The 20GB Cap is doing my head in, accidentally opened Origin and it had grabbed 14GB of BF4 patches and DLC before I noticed, and there's still three weeks left until it resets.

Currently trying to work out a deal with my WISP for an uncapped or off peak service, then I'll ditch the landline. Maybe even pay them to get an extra FTTC line put in with a consumer ISP and route me through to that - a VLAN to the VDSL modem would be great so I could have the PFSense box handle PPPoE.

Ev0 · 24 Jul 2014 at 20:32

Don't have anything special on my normal home network, but have a little test environment running PFSense and a few IPS/IDS solutions for testing.

markhaines · 25 Jul 2014 at 07:15

Have been running pfSense on a HP Thin Client (1ghz VIA / upgraded 2GB RAM & 32GB DOM) for 3years or so - v.low power, silent and no moving parts - it's been rock solid. It has a single 1gb NIC so I use tagged VLANs on the inferface for WAN, LAN, & Guest network (I found out recently that the guest Wlan feature on Airport Expresses are just a VLAN tagged with 1003 - set it up,with DHCP in pfSense and worked, beautifully).

Currently on ADSL2 but moving to infinity 80/20 soon so not sure if it will have enough beans to cope with that under load... An upgrade maybe on the cards.

Sin_Chase · 25 Jul 2014 at 15:08

I run pFsense in the crappiest old business IBM desktop going

Plenty of power for a 7Mbit line though.

I've used it with 2 NICs and 1 NIC with VLAN tagging, although the latter was an absolute ballache to configure!

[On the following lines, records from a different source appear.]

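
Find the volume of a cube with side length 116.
Volume = s³
Volume = 116³
Volume = 1560896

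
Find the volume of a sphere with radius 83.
Volume = (4/3) * pi * r³
Volume = (4/3) * pi * 83³
Volume = (4/3) * pi * 571787
Volume = 2395095.78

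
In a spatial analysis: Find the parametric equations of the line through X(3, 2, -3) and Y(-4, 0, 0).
Direction vector d = Y - X = (-7, -2, 3)
x = 3 - 7t, y = 2 - 2t, z = -3 + 3t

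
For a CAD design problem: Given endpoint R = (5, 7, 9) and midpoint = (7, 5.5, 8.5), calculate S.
S = (2×7 - 5, 2×5.5 - 7, 2×8.5 - 9) = (9, 4, 8)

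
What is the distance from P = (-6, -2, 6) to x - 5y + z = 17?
d = |1(-6) + (-5)(-2) + 1(6) - (17)| / √(1² + (-5)² + 1²) = 7/√27 = 1.347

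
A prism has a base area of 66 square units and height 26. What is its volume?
Volume = base area * height
Volume = 66 * 26
Volume = 1716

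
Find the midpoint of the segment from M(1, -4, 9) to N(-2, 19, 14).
Midpoint = ((1-2)/2, (-4+19)/2, (9+14)/2) = (-0.5, 7.5, 11.5)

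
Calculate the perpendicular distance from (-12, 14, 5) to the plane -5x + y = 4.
d = |(-5)(-12) + 1(14) + 0(5) - (4)| / √((-5)² + 1² + 0²) = 70/√26 = 13.73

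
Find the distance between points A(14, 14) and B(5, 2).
Using the distance formula: d = sqrt((x₂-x₁)² + (y₂-y₁)²)
dx = 5 - 14 = -9
dy = 2 - 14 = -12
d = sqrt((-9)² + (-12)²) = sqrt(81 + 144) = sqrt(225) = 15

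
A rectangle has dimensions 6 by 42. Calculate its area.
Area = length * width
Area = 6 * 42
Area = 252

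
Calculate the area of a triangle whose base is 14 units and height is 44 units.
Area = (1/2) * base * height
Area = (1/2) * 14 * 44
Area = 308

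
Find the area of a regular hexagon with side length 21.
For a regular 6-gon with side length s = 21:
Apothem a = s / (2*tan(pi/6)) = 21 / (2*tan(pi/6)) ≈ 18.1865
Perimeter P = 6 * 21 = 126
Area = (1/2) * P * a = (1/2) * 126 * 18.1865 = 1145.75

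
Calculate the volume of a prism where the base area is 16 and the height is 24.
Volume = base area * height
Volume = 16 * 24
Volume = 384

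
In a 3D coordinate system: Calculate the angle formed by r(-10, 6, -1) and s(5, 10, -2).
r·s = 12, |r|² = 137, |s|² = 129
cos θ = 12/√17673 ≈ 0.09027
θ ≈ 84.82°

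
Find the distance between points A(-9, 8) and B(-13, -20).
Using the distance formula: d = sqrt((x₂-x₁)² + (y₂-y₁)²)
dx = (-13) - (-9) = -4
dy = (-20) - 8 = -28
d = sqrt((-4)² + (-28)²) = sqrt(16 + 784) = sqrt(800) = 28.28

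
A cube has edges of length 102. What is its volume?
Volume = s³
Volume = 102³
Volume = 1061208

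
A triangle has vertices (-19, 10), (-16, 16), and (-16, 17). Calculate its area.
Using the coordinate formula: Area = (1/2)|x₁(y₂-y₃) + x₂(y₃-y₁) + x₃(y₁-y₂)|
Area = (1/2)|(-19)(16-17) + (-16)(17-10) + (-16)(10-16)|
Area = (1/2)|(-19)*(-1) + (-16)*7 + (-16)*(-6)|
Area = (1/2)|19 + (-112) + 96|
Area = (1/2)*3 = 1.50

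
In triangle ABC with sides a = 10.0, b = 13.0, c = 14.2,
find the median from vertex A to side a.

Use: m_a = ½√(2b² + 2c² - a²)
m_a = ½√(2·13.0² + 2·14.2² - 10.0²)
m_a = ½√(338 + 403.28 - 100) = ½√641.28 = 12.66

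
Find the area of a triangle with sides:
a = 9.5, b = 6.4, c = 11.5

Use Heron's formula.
s = (a+b+c)/2 = (9.5+6.4+11.5)/2 = 13.7
A = √(s(s-a)(s-b)(s-c)) = √(13.7·4.2·7.3·2.2)
A = √924.092 = 30.4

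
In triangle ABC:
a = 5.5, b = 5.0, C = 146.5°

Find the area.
Using A = ½ab·sin(C):
A = ½·5.5·5.0·sin(146.5°) = ½·27.5·0.551937 = 7.589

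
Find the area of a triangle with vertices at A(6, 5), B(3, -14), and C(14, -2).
Using the coordinate formula: Area = (1/2)|x₁(y₂-y₃) + x₂(y₃-y₁) + x₃(y₁-y₂)|
Area = (1/2)|6((-14)-(-2)) + 3((-2)-5) + 14(5-(-14))|
Area = (1/2)|6*(-12) + 3*(-7) + 14*19|
Area = (1/2)|(-72) + (-21) + 266|
Area = (1/2)*173 = 86.50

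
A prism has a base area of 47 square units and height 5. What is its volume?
Volume = base area * height
Volume = 47 * 5
Volume = 235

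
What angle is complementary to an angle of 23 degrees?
Complementary angles sum to 90 degrees.
Other angle = 90 - 23
Other angle = 67 degrees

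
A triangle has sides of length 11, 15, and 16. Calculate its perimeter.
Perimeter = sum of all sides
Perimeter = 11 + 15 + 16
Perimeter = 42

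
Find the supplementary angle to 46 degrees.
Supplementary angles sum to 180 degrees.
Other angle = 180 - 46
Other angle = 134 degrees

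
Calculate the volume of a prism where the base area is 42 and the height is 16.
Volume = base area * height
Volume = 42 * 16
Volume = 672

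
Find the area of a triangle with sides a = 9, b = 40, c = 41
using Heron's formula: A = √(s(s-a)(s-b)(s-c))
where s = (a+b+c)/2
s = (9+40+41)/2 = 45
A = √(45·36·5·4) = √32400 = 180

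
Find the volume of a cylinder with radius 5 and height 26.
Volume = pi * r² * h
Volume = pi * 5² * 26
Volume = pi * 25 * 26
Volume = pi * 650
Volume = 2042.04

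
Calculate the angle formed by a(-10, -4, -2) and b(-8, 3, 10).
a·b = 48, |a|² = 120, |b|² = 173
cos θ = 48/√20760 ≈ 0.3331
θ ≈ 70.54°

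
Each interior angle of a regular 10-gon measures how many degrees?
Interior angle of a regular n-gon = (n-2)*180/n
Interior angle = (10-2)*180/10
Interior angle = 8*180/10
Interior angle = 1440/10
Interior angle = 144 degrees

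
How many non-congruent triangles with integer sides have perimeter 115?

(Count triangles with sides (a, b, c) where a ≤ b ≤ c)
With a ≤ b ≤ c and a + b + c = 115, the triangle inequality a + b > c gives c < 115/2, so c ≤ 57.
Iterate a from 1 to ⌊p/3⌋ = 38; for each a, b ranges from a to ⌊(p−a)/2⌋ with c = p − a − b, keeping only c ≥ b.
Triples: (1, 57, 57), (2, 56, 57), (3, 55, 57), …
Count = 290 triangles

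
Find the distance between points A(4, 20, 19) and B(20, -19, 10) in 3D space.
d = √[(16)² + (-39)² + (-9)²] = √1858 = 43.1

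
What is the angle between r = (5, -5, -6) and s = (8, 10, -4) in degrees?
r·s = 14, |r|² = 86, |s|² = 180
cos θ = 14/√15480 ≈ 0.1125
θ ≈ 83.54°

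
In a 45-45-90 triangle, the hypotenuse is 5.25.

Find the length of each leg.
In a 45-45-90 triangle, hypotenuse = leg·√2  →  leg = hypotenuse/√2
leg = 5.25/√2 = 3.712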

I have had to edit the MPD Dialler files though. My ISP performed "upgrades" and totally broke pFsense. The ISP no longer issues a WAN gateway IP and pFsense HATES this. As a result I have had to hard-code a WAN IP gateway just to get the WAN interface up. ISp says "We never used to issue a WAN Gateway IP" but this is TOTAL BS. They always used to. Windows, Consumer Routers etc do not mind having a Null/0.0.0.0 WAN Gateway set. It's not really needed as all traffic on the WAN interface goes out the WAN interface to a single point. However, as stated - pfSense WILL NOT bring up an interface with a NULL Gateway.

Does not help there is added complexity by dialling a PPPoE connection into a Vigor 120 PPPoA to PPPoE bridging modem.